DENVER– Depending on whether or not related legal action restarts in US district court here, Colorado lawmakers plan to take up the question of which voters county clerks will be required to mail ballots to in future elections.
“We’re batting around a lot of different ideas,” state Representative Crisanta Duran, D-Denver, told the Colorado Independent. “We’ll be looking at where there’s common ground. We’ll be talking with county clerks to find the best way to reach out to voters and to establish a system where all Coloradans have equal access to the political process.”
Duran was speaking generally about conversations taking place among members of the Democratic caucus in the state House, but she added that she’s confident there would be bipartisan support for any well-crafted bill that fairly addresses the question raised by Secretary of State Scott Gessler when he sued Denver County last month to prevent Clerk Debra Johnson from mailing ballots to legally registered but “inactive” voters.
“The overall goal has to be to facilitate the right to vote. Voting is an American value that people cherish. Expanding the franchise is the goal,” said Duran. “I mean, we have GOP county clerks like Sheila Reiner in Mesa County who agree that Gessler’s action was an overstep.”
Gessler, a Republican who made a career as a private attorney championing partisan interpretations of election and campaign finance law, argued that state law requires clerks mail ballots to only active registered voters. Gessler said he was seeking to prevent fraud but he supplied no evidence that any fraud had occurred in Colorado in recent elections, much less fraud that suggested mailing ballots to inactive voters in any way increased the likelihood of fraud.

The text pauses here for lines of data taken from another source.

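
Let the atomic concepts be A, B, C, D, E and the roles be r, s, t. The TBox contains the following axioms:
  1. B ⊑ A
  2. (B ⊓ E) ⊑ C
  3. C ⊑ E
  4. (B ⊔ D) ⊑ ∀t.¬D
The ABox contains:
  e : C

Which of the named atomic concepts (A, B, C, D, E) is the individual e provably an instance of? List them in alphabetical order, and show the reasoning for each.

1. e : A?  L(e) = {C} ∪ {¬A}
   apply at e: C⊑E
   open: L(e) ⊇ {C, E, ¬A, ¬B, ¬D} — e ∉ A possible
2. e : B?  L(e) = {C} ∪ {¬B}
   apply at e: C⊑E
   open: L(e) ⊇ {C, E, ¬B, ¬D} — e ∉ B possible
3. e : C?  L(e) = {C} ∪ {¬C}
   clash {C, ¬C} at e — e ∈ C
4. e : D?  L(e) = {C} ∪ {¬D}
   apply at e: C⊑E
   open: L(e) ⊇ {C, E, ¬B, ¬D} — e ∉ D possible
5. e : E?  L(e) = {C} ∪ {¬E}
   clash {E, ¬E} at e — e ∈ E
6. Entailed for e: {C, E}

{C, E}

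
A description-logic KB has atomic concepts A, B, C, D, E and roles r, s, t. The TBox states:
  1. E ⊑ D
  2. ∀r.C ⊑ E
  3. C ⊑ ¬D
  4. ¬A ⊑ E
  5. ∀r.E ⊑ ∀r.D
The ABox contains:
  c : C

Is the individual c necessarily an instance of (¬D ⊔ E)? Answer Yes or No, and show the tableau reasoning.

Yes

1. c : (¬D ⊔ E)?  L(c) = {C} ∪ {(D ⊓ ¬E)}
   clash {E, ¬E} at c — c ∈ (¬D ⊔ E)
2. Hence c : (¬D ⊔ E): entailed.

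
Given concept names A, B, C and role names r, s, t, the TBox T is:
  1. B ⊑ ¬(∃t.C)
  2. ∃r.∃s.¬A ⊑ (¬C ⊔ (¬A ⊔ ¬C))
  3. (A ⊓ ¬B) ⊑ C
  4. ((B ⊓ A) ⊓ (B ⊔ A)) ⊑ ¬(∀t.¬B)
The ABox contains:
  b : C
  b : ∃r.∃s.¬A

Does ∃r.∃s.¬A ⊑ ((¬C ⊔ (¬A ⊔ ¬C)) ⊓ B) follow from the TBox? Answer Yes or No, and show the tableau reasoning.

1. ∃r.∃s.¬A ⊑ ((¬C ⊔ (¬A ⊔ ¬C)) ⊓ B)  ⇔  (∃r.∃s.¬A ⊓ ((C ⊓ (A ⊓ C)) ⊔ ¬B)) unsat w.r.t. T
   apply at x₀: ∃r.∃s.¬A⊑(¬C ⊔ (¬A ⊔ ¬C))
   open: L(x₀) ⊇ {¬A, ¬B, ¬C, ∃r.∃s.¬A} (+ ∃-successors)
2. Hence ∃r.∃s.¬A ⊑ ((¬C ⊔ (¬A ⊔ ¬C)) ⊓ B): not entailed.

No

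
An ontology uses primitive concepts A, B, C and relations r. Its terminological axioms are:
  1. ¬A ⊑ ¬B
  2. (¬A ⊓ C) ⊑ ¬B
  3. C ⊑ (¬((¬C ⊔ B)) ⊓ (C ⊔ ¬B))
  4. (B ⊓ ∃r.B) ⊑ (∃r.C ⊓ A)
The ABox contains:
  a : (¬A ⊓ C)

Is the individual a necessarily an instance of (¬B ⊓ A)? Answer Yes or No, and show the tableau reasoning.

1. a : (¬B ⊓ A)?  L(a) = {(¬A ⊓ C)} ∪ {(B ⊔ ¬A)}
   apply at a: ¬A⊑¬B; (¬A ⊓ C)⊑¬B; C⊑(¬((¬C ⊔ B)) ⊓ (C ⊔ ¬B))
   open: L(a) ⊇ {C, ¬A, ¬B} — a ∉ (¬B ⊓ A) possible
2. Hence a : (¬B ⊓ A): not entailed.

No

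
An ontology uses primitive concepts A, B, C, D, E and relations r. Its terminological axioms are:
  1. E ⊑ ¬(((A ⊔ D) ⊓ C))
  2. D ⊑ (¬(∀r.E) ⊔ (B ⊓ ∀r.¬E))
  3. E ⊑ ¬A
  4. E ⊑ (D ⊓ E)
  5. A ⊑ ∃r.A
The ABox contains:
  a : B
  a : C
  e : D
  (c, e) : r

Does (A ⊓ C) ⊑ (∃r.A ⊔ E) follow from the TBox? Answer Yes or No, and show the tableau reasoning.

1. (A ⊓ C) ⊑ (∃r.A ⊔ E)  ⇔  ((A ⊓ C) ⊓ (∀r.¬A ⊓ ¬E)) unsat w.r.t. T
   all branches close; clash {A, ¬A} at an ∃-successor
2. Hence (A ⊓ C) ⊑ (∃r.A ⊔ E): entailed.

Yes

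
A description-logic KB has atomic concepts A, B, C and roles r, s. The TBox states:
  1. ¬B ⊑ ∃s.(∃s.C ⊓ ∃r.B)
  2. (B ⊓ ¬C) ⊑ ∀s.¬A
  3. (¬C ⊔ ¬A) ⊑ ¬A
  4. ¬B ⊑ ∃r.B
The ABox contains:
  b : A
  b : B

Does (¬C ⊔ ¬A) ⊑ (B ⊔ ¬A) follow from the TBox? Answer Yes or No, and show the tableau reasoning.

Yes

1. (¬C ⊔ ¬A) ⊑ (B ⊔ ¬A)  ⇔  ((¬C ⊔ ¬A) ⊓ (¬B ⊓ A)) unsat w.r.t. T
   all branches close; clash {A, ¬A} at x₀
2. Hence (¬C ⊔ ¬A) ⊑ (B ⊔ ¬A): entailed.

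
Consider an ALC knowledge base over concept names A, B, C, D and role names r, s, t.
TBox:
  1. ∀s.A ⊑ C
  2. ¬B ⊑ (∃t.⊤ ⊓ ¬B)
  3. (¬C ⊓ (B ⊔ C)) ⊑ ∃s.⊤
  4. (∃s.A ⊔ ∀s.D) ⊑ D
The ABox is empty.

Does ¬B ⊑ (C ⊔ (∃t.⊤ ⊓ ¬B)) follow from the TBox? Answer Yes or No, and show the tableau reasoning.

1. ¬B ⊑ (C ⊔ (∃t.⊤ ⊓ ¬B))  ⇔  (¬B ⊓ (¬C ⊓ (∀t.⊥ ⊔ B))) unsat w.r.t. T
   all branches close; clash {B, ¬B} at x₀
2. Hence ¬B ⊑ (C ⊔ (∃t.⊤ ⊓ ¬B)): entailed.

Yes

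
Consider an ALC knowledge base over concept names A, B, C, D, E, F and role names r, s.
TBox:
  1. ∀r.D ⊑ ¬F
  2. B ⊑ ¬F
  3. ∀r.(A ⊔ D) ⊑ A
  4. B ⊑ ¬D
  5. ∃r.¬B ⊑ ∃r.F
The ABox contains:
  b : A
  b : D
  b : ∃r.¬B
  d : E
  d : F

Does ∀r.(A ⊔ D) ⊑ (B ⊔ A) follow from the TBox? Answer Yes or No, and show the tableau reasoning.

1. ∀r.(A ⊔ D) ⊑ (B ⊔ A)  ⇔  (∀r.(A ⊔ D) ⊓ (¬B ⊓ ¬A)) unsat w.r.t. T
   all branches close; clash {A, ¬A} at x₀
2. Hence ∀r.(A ⊔ D) ⊑ (B ⊔ A): entailed.

Yes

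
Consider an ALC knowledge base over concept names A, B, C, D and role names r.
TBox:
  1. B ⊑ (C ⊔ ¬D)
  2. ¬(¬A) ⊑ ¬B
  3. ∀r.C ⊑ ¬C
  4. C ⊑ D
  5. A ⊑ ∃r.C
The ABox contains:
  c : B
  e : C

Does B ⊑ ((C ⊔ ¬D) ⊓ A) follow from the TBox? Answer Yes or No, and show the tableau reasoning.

1. B ⊑ ((C ⊔ ¬D) ⊓ A)  ⇔  (B ⊓ ((¬C ⊓ D) ⊔ ¬A)) unsat w.r.t. T
   apply at x₀: B⊑(C ⊔ ¬D)
   open: L(x₀) ⊇ {B, ¬A, ¬C, ¬D}
2. Hence B ⊑ ((C ⊔ ¬D) ⊓ A): not entailed.

No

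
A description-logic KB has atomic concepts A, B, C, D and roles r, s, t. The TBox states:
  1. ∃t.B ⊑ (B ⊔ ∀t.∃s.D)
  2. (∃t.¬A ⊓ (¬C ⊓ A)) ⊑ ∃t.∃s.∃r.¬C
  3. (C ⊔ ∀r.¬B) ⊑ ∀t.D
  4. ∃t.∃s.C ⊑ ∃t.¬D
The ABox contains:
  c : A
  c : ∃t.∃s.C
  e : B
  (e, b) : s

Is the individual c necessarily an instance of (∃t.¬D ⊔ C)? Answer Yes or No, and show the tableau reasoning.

1. c : (∃t.¬D ⊔ C)?  L(c) = {A, ∃t.∃s.C} ∪ {(∀t.D ⊓ ¬C)}
   clash {D, ¬D} at an ∃-successor — c ∈ (∃t.¬D ⊔ C)
2. Hence c : (∃t.¬D ⊔ C): entailed.

Yes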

Inactive voters in Colorado are those who have registered but who have failed to cast a ballot in the previous even-year election.
Roughly 2.4 million Coloradans voted in the presidential election of 2008. The 2010 midterm election, however, drew only 1.8 million voters. There are now roughly 1.2 million voters categorized as inactive in Colorado. A disproportionate share of those inactive voters live in Democratic Party dominated Denver County.
Mailing ballots to inactive voters has been demonstrated to increase participation. Voters are much more likely to cast ballots they receive in the mail than they are to track down a ballot or request one to complete and return.
In Denver last year, Clerk Johnson estimated that mailing to inactive voters translated to 10,000 votes. That same year, Democratic US Senator Michael Bennet defeated Republican Ken Buck by only roughly 15,000 votes statewide.
On October 7, Judge Brian Whitney threw out Gessler’s lawsuit, ruling that the Secretary of State’s interpretation of election law in the case was insupportable. Gessler has not said whether or not he plans to appeal the decision.
That Gessler’s actions seemed rushed and even slapdash bolstered the impression among legal analysts and members of the press that Gessler was acting baldly to suppress votes in the state, joining Republicans in states coast to coast who this year have spearheaded an historic raft of similar efforts.
Maps of inactive voters in Denver broadcast by MSNBC’s Rachel Maddow highlighted the fact that Gessler’s injunction against mailing inactive voters ballots, had it been upheld, would have overwhelmingly affected minority voters in the city, voters with less access to the internet, for example, who move often and who are clustered partly in Representative Duran’s House District 5.
“I’m watching this very closely,” Duran said. “This is just incredibly important. There’s no reason why legally registered voters should have to jump through additional hoops.”